Sorry please ignore the first question here. The 20k resister would reduce the voltage...... what would the voltage range be after the 20k resistor?
 

djsfantasi

Joined Apr 11, 2010
9,237
Sorry please ignore the first question here. The 20k resister would reduce the voltage...... what would the voltage range be after the 20k resistor?
It would depend on the operating current of the SSR. Then use Ohms law to calculate the voltage drop of the resistor. V = 20,000 * Issr.

Also note that you’ll have a voltage drop across the full wave rectifier. A typical value would be 1.4V (2 times a diode drop of 0.7V). This is independent of the current.
 

Tonyr1084

Joined Sep 24, 2015
9,744
Bathroom fan ? ? ? I have one. Also have a timed switch unit. Turn the fan on for 60 minutes. Take a shower, fill the room with steam. Done bathing, the fan continues to run whether you're in the room or not. Or you can use a PIR (Passive InfraRed) motion detector to turn the fan on when it detects someone in the bathroom. Set it to the full time period after the last motion is detected.

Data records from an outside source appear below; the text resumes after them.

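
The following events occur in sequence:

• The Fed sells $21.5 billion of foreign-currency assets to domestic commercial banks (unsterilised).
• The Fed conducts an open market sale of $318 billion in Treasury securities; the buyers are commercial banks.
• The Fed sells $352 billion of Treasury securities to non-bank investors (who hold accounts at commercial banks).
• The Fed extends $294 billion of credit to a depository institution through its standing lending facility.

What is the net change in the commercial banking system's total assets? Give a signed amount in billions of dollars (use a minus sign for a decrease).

-$58 billion

Fed balance sheet:
  Assets:      Securities −$670B, Loans to banks +$294B, Foreign assets −$21.5B
  Liabilities: Bank reserves −$397.5B
Commercial banking system:
  Assets:      Reserves at CB −$397.5B, Securities +$318B, Foreign assets +$21.5B
  Liabilities: Checkable deposits −$352B, Borrowings from CB +$294B
Change in total bank assets = -$58 billion.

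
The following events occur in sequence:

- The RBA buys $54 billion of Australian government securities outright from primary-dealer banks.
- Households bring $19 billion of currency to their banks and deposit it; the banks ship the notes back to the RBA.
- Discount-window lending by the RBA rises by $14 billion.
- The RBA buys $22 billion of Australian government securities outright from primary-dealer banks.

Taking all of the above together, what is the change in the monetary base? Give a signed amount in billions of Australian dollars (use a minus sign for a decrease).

+$90 billion

OMO purchase (from banks) $54 billion: RBA balance sheet expands → +$54B.
Currency deposit $19 billion: just a shift between currency and reserves — both are base money → 0.
Discount-window loan $14 billion: RBA balance sheet expands → +$14B.
OMO purchase (from banks) $22 billion: RBA balance sheet expands → +$22B.
Net: 54 + 0 + 14 + 22 = +$90 billion.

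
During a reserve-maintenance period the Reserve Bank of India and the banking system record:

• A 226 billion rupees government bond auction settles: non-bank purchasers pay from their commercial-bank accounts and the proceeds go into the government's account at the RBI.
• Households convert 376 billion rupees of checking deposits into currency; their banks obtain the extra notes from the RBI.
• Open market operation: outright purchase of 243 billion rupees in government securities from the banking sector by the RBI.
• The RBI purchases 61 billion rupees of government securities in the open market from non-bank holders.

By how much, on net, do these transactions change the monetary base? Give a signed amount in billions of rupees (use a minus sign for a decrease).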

My cats set off the hallway motion detector. Fortunately it's set for the shortest period of time; test mode. Lights will come on for (mine) 12 seconds. Long enough for someone to walk through the hall. Solved the cat problem with a small piece of black tape across the bottom of the lens so as to not see anything below a certain point. However, I don't recall off hand just how long the PIR can be set for.

[edit] Here's one that can be set for 30 seconds to 30 minutes beyond motion sensing. [end edit]
 

Thread Starter

StuManFlu

Joined Sep 15, 2020
39
Bathroom fan ? ? ? I have one. Also have a timed switch unit. Turn the fan on for 60 minutes. Take a shower, fill the room with steam. Done bathing, the fan continues to run whether you're in the room or not. Or you can use a PIR (Passive InfraRed) motion detector to turn the fan on when it detects someone in the bathroom. Set it to the full time period after the last motion is detected.

My cats set off the hallway motion detector. Fortunately it's set for the shortest period of time; test mode. Lights will come on for (mine) 12 seconds. Long enough for someone to walk through the hall. Solved the cat problem with a small piece of black tape across the bottom of the lens so as to not see anything below a certain point. However, I don't recall off hand just how long the PIR can be set for.

[edit] Here's one that can be set for 30 seconds to 30 minutes beyond motion sensing. [end edit]
Yes for sure I have an IP rated PIR option that I could order but it’s not ideal. Would prefer to make it work via the switch if I could. TBH I can’t believe something doesn’t exist off the shelf to resolve the issue....
 
I have had a bathrrom fan on a delay on break timer (20 minutes) for a long time, but the timer went south being in the attic heat and I havent fixed it. It takes a LOT of effort.

So, you have a flood light that takes about 5 minutes to get full bright (light property).
An IR Lamp that is controlled by a mechanical timer (20 minutes).
A fan that would turn-off via a delay on break timer.

3 globe type vanity lamps: 0, 1, 2 or 3 bulbs can be on with switch on lamp fixture with a home made torque multiplier.
LED night light that's off if it's too bright.